In many respects, the inevitable revenue shortfall encountered by the FPA must be seen as just a part of the cost of pursuing professionalism and breaking with the conventions of the past. It follows that the organisation must find other ways of sustaining itself that do not conflict with its professional ideals.

This will not be easy in circumstances where, looked at objectively, the FPA is now reliant on the support of its financial planner members – most of whom could best be described as running small to medium-sized businesses.

On all the available evidence, financial planner members of the FPA are willing to support their organisation in pursuing specific projects – something which was evidenced by the money raised via a levy to support the current round of print and television advertising.
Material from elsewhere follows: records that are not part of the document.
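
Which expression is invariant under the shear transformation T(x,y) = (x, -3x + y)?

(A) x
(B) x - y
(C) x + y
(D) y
A

Under the shear T(x,y) = (x, -3x + y):
Substitute the transformed coordinates into each option and compare with the original:
(A) x  ->  (x) = x   [equals x: invariant]
(B) x - y  ->  (x) - (-3x + y) = 4x - y   [differs from x - y: not invariant]
(C) x + y  ->  (x) + (-3x + y) = -2x + y   [differs from x + y: not invariant]
(D) y  ->  (-3x + y) = -3x + y   [differs from y: not invariant]

Only option (A), x, is unchanged by the transformation.
A vertical shear moves points parallel to the y-axis, so the x-coordinate (and any function of x alone) is unchanged.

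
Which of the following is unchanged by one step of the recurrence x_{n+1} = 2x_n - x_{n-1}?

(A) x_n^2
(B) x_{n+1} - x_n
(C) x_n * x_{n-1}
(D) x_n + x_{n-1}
B

For the recurrence x_{n+1} = 2x_n - x_{n-1}:

If x_{n+1} = 2x_n - x_{n-1}, then:
x_{n+1} - x_n = x_n - x_{n-1}
The first difference is constant throughout the sequence.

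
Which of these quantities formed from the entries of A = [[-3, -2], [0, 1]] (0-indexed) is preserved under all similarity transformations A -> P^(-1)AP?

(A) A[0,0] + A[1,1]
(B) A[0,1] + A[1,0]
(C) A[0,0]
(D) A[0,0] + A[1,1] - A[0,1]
A

A[0,0] + A[1,1] is the trace of A. By the cyclic property of the trace, tr(P^(-1)AP) = tr(APP^(-1)) = tr(A), so it is the same for every matrix similar to A.

The other combinations are not similarity invariants. For example, take P = [[2, 1], [1, 1]] (det P = 1), so P^(-1) = [[1, -1], [-1, 2]] and
B = P^(-1)AP = [[-9, -6], [10, 7]].
Evaluating each option on A and on B:
(A) A[0,0] + A[1,1]: -2 for A, -2 for B -> unchanged
(B) A[0,1] + A[1,0]: -2 for A, 4 for B -> changes
(C) A[0,0]: -3 for A, -9 for B -> changes
(D) A[0,0] + A[1,1] - A[0,1]: 0 for A, 4 for B -> changes

Only (A) A[0,0] + A[1,1] = -2 survives (and it does so for every P, not just this one), so it is the invariant.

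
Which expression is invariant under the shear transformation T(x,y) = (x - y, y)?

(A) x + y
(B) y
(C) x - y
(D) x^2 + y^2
B

Under the shear T(x,y) = (x - y, y):
Substitute the transformed coordinates into each option and compare with the original:
(A) x + y  ->  (x - y) + (y) = x   [differs from x + y: not invariant]
(B) y  ->  (y) = y   [equals y: invariant]
(C) x - y  ->  (x - y) - (y) = x - 2y   [differs from x - y: not invariant]
(D) x^2 + y^2  ->  (x - y)^2 + (y)^2 = x^2 - 2xy + 2y^2   [differs from x^2 + y^2: not invariant]

Only option (B), y, is unchanged by the transformation.
A horizontal shear moves points parallel to the x-axis, so the y-coordinate (and any function of y alone) is unchanged.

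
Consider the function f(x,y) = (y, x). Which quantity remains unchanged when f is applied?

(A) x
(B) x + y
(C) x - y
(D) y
B

For f(x,y) = (y, x):
After applying f: x' = y, y' = x. So x' + y' = y + x = x + y.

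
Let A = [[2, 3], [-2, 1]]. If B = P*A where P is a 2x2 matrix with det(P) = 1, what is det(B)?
8

By the multiplicative property of determinants, det(B) = det(P*A) = det(P) * det(A) = det(A),
so the determinant is invariant under multiplication by any determinant-1 matrix; we just need det(A).

det(A) = (2)(1) - (3)(-2) = 2 - (-6) = 8

Therefore det(B) = 1 * 8 = 8.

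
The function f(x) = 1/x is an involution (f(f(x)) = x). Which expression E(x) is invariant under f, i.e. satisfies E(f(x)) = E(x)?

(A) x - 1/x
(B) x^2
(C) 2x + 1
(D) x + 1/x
D

Replace x by f(x) = 1/x in each option and simplify. As a quick numerical cross-check, also compare E(5) with E(f(5)) = E(1/5).

(A) x - 1/x  ->  (1/x) - 1/(1/x) = -x + 1/x; check: E(5) = 24/5 but E(1/5) = -24/5.   [not invariant]
(B) x^2  ->  (1/x)^2 = x^(-2); check: E(5) = 25 but E(1/5) = 1/25.   [not invariant]
(C) 2x + 1  ->  2(1/x) + 1 = (x + 2)/x; check: E(5) = 11 but E(1/5) = 7/5.   [not invariant]
(D) x + 1/x  ->  (1/x) + 1/(1/x), which simplifies back to x + 1/x; check: E(5) = 26/5, E(1/5) = 26/5.   [invariant]

Only (D) is unchanged. E is symmetric under swapping x with f(x) = 1/x, which is exactly what an involution does.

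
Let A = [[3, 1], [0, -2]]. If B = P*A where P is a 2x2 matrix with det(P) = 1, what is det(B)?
-6

By the multiplicative property of determinants, det(B) = det(P*A) = det(P) * det(A) = det(A),
so the determinant is invariant under multiplication by any determinant-1 matrix; we just need det(A).

det(A) = (3)(-2) - (1)(0) = -6 - 0 = -6

Therefore det(B) = 1 * (-6) = -6.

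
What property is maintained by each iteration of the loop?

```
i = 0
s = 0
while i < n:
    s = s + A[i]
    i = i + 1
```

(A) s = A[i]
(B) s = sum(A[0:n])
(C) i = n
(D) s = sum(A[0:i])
D

A loop invariant must hold before the first iteration and be re-established by every execution of the body.

(D) s = sum(A[0:i]): Initially i = 0 and s = 0 = sum of the empty slice A[0:0]. If s = sum(A[0:i]) holds at the top of an iteration, the body sets s to sum(A[0:i]) + A[i] = sum(A[0:i+1]) and then i to i+1, so s = sum(A[0:i]) holds again. At exit i = n, giving s = sum(A[0:n]).

The other options fail:
(A) s = A[i]: after the first iteration s = A[0] but i = 1, so s = A[i] compares s with the wrong element (and fails in general).
(B) s = sum(A[0:n]): false before the loop (s = 0, not the full sum) -- it only becomes true at exit.
(C) i = n: false initially (i = 0); it is the exit condition, not an invariant.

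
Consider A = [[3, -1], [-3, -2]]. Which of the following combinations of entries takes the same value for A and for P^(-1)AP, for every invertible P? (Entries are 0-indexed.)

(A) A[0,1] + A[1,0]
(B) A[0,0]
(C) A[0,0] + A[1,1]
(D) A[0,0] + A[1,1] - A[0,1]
C

A[0,0] + A[1,1] is the trace of A. By the cyclic property of the trace, tr(P^(-1)AP) = tr(APP^(-1)) = tr(A), so it is the same for every matrix similar to A.

The other combinations are not similarity invariants. For example, take P = [[2, 1], [1, 1]] (det P = 1), so P^(-1) = [[1, -1], [-1, 2]] and
B = P^(-1)AP = [[13, 7], [-21, -12]].
Evaluating each option on A and on B:
(A) A[0,1] + A[1,0]: -4 for A, -14 for B -> changes
(B) A[0,0]: 3 for A, 13 for B -> changes
(C) A[0,0] + A[1,1]: 1 for A, 1 for B -> unchanged
(D) A[0,0] + A[1,1] - A[0,1]: 2 for A, -6 for B -> changes

Only (C) A[0,0] + A[1,1] = 1 survives (and it does so for every P, not just this one), so it is the invariant.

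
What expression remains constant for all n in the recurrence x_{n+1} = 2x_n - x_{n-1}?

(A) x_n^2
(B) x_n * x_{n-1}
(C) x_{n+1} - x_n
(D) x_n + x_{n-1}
C

For the recurrence x_{n+1} = 2x_n - x_{n-1}:

If x_{n+1} = 2x_n - x_{n-1}, then:
x_{n+1} - x_n = x_n - x_{n-1}
The first difference is constant throughout the sequence.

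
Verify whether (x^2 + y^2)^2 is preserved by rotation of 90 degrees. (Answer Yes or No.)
Yes

Applying rotation by 90 degrees: x' = x*cos(90 degrees) - y*sin(90 degrees) = -y, y' = x*sin(90 degrees) + y*cos(90 degrees) = x

Substituting into (x^2 + y^2)^2:
((-y)^2 + (x)^2)^2
= x^4 + 2x^2y^2 + y^4 = (x^2 + y^2)^2

This equals the original expression (x^2 + y^2)^2, so it IS invariant.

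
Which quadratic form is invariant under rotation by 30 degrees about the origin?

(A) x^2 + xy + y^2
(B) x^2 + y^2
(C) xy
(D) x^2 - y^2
B

Rotation by 30 degrees sends (x, y) to (sqrt(3)x/2 - y/2, x/2 + sqrt(3)y/2).
Substitute the transformed coordinates into each option and compare with the original:
(A) x^2 + xy + y^2  ->  (sqrt(3)x/2 - y/2)^2 + (sqrt(3)x/2 - y/2)(x/2 + sqrt(3)y/2) + (x/2 + sqrt(3)y/2)^2 = sqrt(3)x^2/4 + x^2 + xy/2 - sqrt(3)y^2/4 + y^2   [differs from x^2 + xy + y^2: not invariant]
(B) x^2 + y^2  ->  (sqrt(3)x/2 - y/2)^2 + (x/2 + sqrt(3)y/2)^2 = x^2 + y^2   [equals x^2 + y^2: invariant]
(C) xy  ->  (sqrt(3)x/2 - y/2)(x/2 + sqrt(3)y/2) = sqrt(3)x^2/4 + xy/2 - sqrt(3)y^2/4   [differs from xy: not invariant]
(D) x^2 - y^2  ->  (sqrt(3)x/2 - y/2)^2 - (x/2 + sqrt(3)y/2)^2 = x^2/2 - sqrt(3)xy - y^2/2   [differs from x^2 - y^2: not invariant]

Only option (B), x^2 + y^2, is unchanged by the transformation.
x^2 + y^2 is the squared distance from the origin, which rotations preserve.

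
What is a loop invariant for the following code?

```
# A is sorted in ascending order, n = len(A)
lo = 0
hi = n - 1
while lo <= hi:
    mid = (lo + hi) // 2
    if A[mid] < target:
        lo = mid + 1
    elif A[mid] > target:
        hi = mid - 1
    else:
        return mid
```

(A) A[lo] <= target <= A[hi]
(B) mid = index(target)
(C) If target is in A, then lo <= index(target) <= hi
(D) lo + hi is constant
C

A loop invariant must hold before the first iteration and be re-established by every execution of the body.

(C) If target is in A, then lo <= index(target) <= hi: Before the loop [lo, hi] = [0, n-1] covers every index. When A[mid] < target, sortedness puts target strictly to the right of mid, so setting lo = mid + 1 keeps index(target) in [lo, hi]; symmetrically for hi = mid - 1. Hence 'if target is in A then lo <= index(target) <= hi' holds after every iteration, and when lo > hi it proves target is absent.

The other options fail:
(A) A[lo] <= target <= A[hi]: fails when target is not in A (e.g. target < A[0] already violates it before the loop), so it is not maintained in general.
(B) mid = index(target): mid is just the current probe; it equals index(target) only on the iteration that returns.
(D) lo + hi is constant: each iteration moves exactly one of lo, hi, so lo + hi changes (e.g. 0 + (n-1) becomes (mid+1) + (n-1)).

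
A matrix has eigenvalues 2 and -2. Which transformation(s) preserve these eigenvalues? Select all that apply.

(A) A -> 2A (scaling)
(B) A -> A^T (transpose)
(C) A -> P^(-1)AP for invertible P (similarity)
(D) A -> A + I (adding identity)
B and C

Eigenvalues are preserved by:
1. Similarity transformations: A -> P^(-1)AP (same characteristic polynomial)
2. Transpose: A^T has the same eigenvalues as A

Eigenvalues are NOT preserved by:
- Adding identity: eigenvalues become 2+1, -2+1
- Scaling: eigenvalues become 4, -4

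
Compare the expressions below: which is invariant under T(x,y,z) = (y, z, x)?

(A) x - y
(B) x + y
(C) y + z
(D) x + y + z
D

Apply T(x,y,z) = (y, z, x) to each option, i.e. replace (x, y, z) by the transformed coordinates.
Substitute the transformed coordinates into each option and compare with the original:
(A) x - y  ->  (y) - (z) = y - z   [differs from x - y: not invariant]
(B) x + y  ->  (y) + (z) = y + z   [differs from x + y: not invariant]
(C) y + z  ->  (z) + (x) = x + z   [differs from y + z: not invariant]
(D) x + y + z  ->  (y) + (z) + (x) = x + y + z   [equals x + y + z: invariant]

Only option (D), x + y + z, is unchanged by the transformation.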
However, the FPA knows it must go further than simply relying on membership fees and raising specific levies. It knows it must find sustainable long-term revenue streams via the provision of products and services that meet the needs of its members. This is no easy task when weighed against the attractiveness of the large-scale corporate support of the past.

That the FPA has no shortage of critics is evidenced almost every day in comments posted on Money Management's website, but if the events of 2011 have proved nothing else, they have proved the good sense of financial planners pursuing the ideal of professionalism and eliminating some of the stereotypes of the past.

While financial planners have been right to rail against many elements of the Gillard Government's Future of Financial Advice changes, they also need to recognise the bipartisan political support that exists for a financial planning industry based on professionalism rather than product sales.

They also need to recognise that becoming a profession comes at a price that some might be unwilling to pay.